Anyone else get anxiety when waiting for communication on anything soft-planned (or even hard planned for that matter)? Spiraling and all that.
Especially if the person involved is late or didn’t respond. Ofc the reaction is to check in, that’s what I’d want someone else to do for me if I indicated I’d do something or message someone. However, that can be interpreted as being needy or clingy when really I just want to know the plan and not be left hanging.
Life happens ofc, people gotta cancel plans, that’s okay. But what really rubs things wrong is being left without information, that’s when the anxiety shoots. Do you wait for them, or go do something else? If you go do something else, what happens when they’re suddenly available? That’s not respecting my time, so it’s rude, but do you convey that?? What if you hinged your day on something, that just throws a big ass wrench in.

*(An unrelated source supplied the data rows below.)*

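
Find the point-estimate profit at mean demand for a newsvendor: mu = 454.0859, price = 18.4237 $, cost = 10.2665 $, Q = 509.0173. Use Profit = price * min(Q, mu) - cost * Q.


Sales at mu = min(509.0173, 454.0859) = 454.0859
Revenue = 18.4237 * 454.0859 = 8365.9424
Total cost = 10.2665 * 509.0173 = 5225.8261
Profit = 8365.9424 - 5225.8261 = 3140.1163

3140.1163 $


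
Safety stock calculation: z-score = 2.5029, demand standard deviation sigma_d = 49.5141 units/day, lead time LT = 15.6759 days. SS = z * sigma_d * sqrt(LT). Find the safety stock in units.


sqrt(LT) = sqrt(15.6759) = 3.9593
SS = 2.5029 * 49.5141 * 3.9593 = 490.6690

490.6690 units


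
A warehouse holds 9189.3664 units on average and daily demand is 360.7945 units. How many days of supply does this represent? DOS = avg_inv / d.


DOS = 9189.3664 / 360.7945 = 25.4698

25.4698 days


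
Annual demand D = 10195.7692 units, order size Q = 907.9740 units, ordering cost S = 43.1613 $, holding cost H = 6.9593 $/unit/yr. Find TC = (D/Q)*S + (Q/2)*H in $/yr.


Ordering cost = D*S/Q = 484.6644
Holding cost = Q*H/2 = 3159.4317
TC = 484.6644 + 3159.4317 = 3644.0961

3644.0961 $/yr


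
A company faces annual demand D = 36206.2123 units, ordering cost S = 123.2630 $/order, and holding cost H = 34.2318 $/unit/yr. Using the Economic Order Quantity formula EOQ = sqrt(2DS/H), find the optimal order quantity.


2*D*S = 2 * 36206.2123 * 123.2630 = 8925772.6935
2*D*S/H = 260745.0585
EOQ = sqrt(260745.0585) = 510.6320

510.6320 units


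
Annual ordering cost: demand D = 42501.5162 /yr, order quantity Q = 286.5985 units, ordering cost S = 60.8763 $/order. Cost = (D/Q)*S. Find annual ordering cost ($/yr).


Number of orders = D/Q = 148.2964
Cost = 148.2964 * 60.8763 = 9027.7341

9027.7341 $/yr


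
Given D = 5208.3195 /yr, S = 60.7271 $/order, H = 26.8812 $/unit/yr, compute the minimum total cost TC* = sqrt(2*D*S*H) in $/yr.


2*D*S*H = 17004301.9252
TC* = sqrt(17004301.9252) = 4123.6273

4123.6273 $/yr


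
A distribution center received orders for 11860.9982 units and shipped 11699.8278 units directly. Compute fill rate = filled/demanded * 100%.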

Everyone is living their own lives, and things happen, preventing communication. It just feels like it’s more common than it used to be, or more… Negligent?
Gah.
I guess /rant really.
If I can offer an alternate perspective…
By making such concrete plans you may be ceding too much “control” to someone who you don’t yet know will have the same reliance on solid planning or respect for other’s time as you do.
So, if that’s the case, what can you do about it?
Plan differently.
Plan a one hour “date with yourself” that also works for you + a date.

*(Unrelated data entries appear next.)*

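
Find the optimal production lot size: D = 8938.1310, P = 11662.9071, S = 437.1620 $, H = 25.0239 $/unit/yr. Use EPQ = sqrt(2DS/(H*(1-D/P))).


1 - D/P = 1 - 0.7664 = 0.2336
H*(1-D/P) = 5.8463
2DS = 7814822.4484
EPQ = sqrt(1336718.9797) = 1156.1656

1156.1656 units


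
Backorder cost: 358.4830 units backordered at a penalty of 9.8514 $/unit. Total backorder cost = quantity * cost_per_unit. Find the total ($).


Total = 358.4830 * 9.8514 = 3531.5594

3531.5594 $


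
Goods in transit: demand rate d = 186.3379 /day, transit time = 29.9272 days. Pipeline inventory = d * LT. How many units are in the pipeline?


Pipeline = 186.3379 * 29.9272 = 5576.5716

5576.5716 units


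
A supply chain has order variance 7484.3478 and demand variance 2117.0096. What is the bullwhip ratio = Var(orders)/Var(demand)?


BW = 7484.3478 / 2117.0096 = 3.5353

3.5353


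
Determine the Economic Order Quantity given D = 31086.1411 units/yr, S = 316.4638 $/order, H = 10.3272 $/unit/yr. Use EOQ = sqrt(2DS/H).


2*D*S = 2 * 31086.1411 * 316.4638 = 19675276.6797
2*D*S/H = 1905189.8559
EOQ = sqrt(1905189.8559) = 1380.2862

1380.2862 units


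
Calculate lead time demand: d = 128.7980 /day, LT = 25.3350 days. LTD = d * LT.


LTD = 128.7980 * 25.3350 = 3263.0973

3263.0973 units


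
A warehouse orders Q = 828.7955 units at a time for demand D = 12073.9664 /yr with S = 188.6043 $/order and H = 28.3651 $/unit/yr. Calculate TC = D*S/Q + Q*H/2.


Ordering cost = D*S/Q = 2747.6042
Holding cost = Q*H/2 = 11754.4336
TC = 2747.6042 + 11754.4336 = 14502.0378

14502.0378 $/yr


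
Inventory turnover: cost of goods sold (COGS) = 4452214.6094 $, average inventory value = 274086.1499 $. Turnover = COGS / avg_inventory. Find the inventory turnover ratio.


Turnover = 4452214.6094 / 274086.1499 = 16.2439

16.2439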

Example: Make a plan to meet at a coffee shop or cheap bistro near a park… but bring a book/kindle/podcast/homework, or whatever you’d otherwise do on your own.

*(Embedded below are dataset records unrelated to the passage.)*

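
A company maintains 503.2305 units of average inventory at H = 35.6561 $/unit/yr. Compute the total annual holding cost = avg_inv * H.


Cost = 503.2305 * 35.6561 = 17943.2370

17943.2370 $/yr


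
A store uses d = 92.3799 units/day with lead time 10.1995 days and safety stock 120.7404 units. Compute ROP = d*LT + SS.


d*LT = 92.3799 * 10.1995 = 942.2288
ROP = 942.2288 + 120.7404 = 1062.9692

1062.9692 units


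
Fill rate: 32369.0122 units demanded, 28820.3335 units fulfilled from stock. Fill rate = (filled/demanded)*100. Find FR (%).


FR = 28820.3335 / 32369.0122 * 100 = 89.0368

89.0368%


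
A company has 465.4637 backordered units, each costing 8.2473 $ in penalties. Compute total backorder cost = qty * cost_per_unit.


Total = 465.4637 * 8.2473 = 3838.8188

3838.8188 $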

If they show, cool, you now have topics to discuss. If things are going well, continue over a walk in the park.
If they flake, cool, you’ve now got a solid hour to do something you enjoy, in a (hopefully) interesting place, and you’ve done it for cheap… Maybe take yourself on a walk in the park. :)
Hope that helps a bit.
Yep; anxiety bordering on dread.
But that’s true whenever I’m supposed to reach out to anyone or meet up anywhere.
My brain just doesn’t handle stuff like that in a reasonable way in general.Same. The anxiety to dread pipeline is far too strong.
And just for small things I feel off and withdrawn for a day or two after.
I hate it, and want to be better, and not become seriously anxious and dreadful.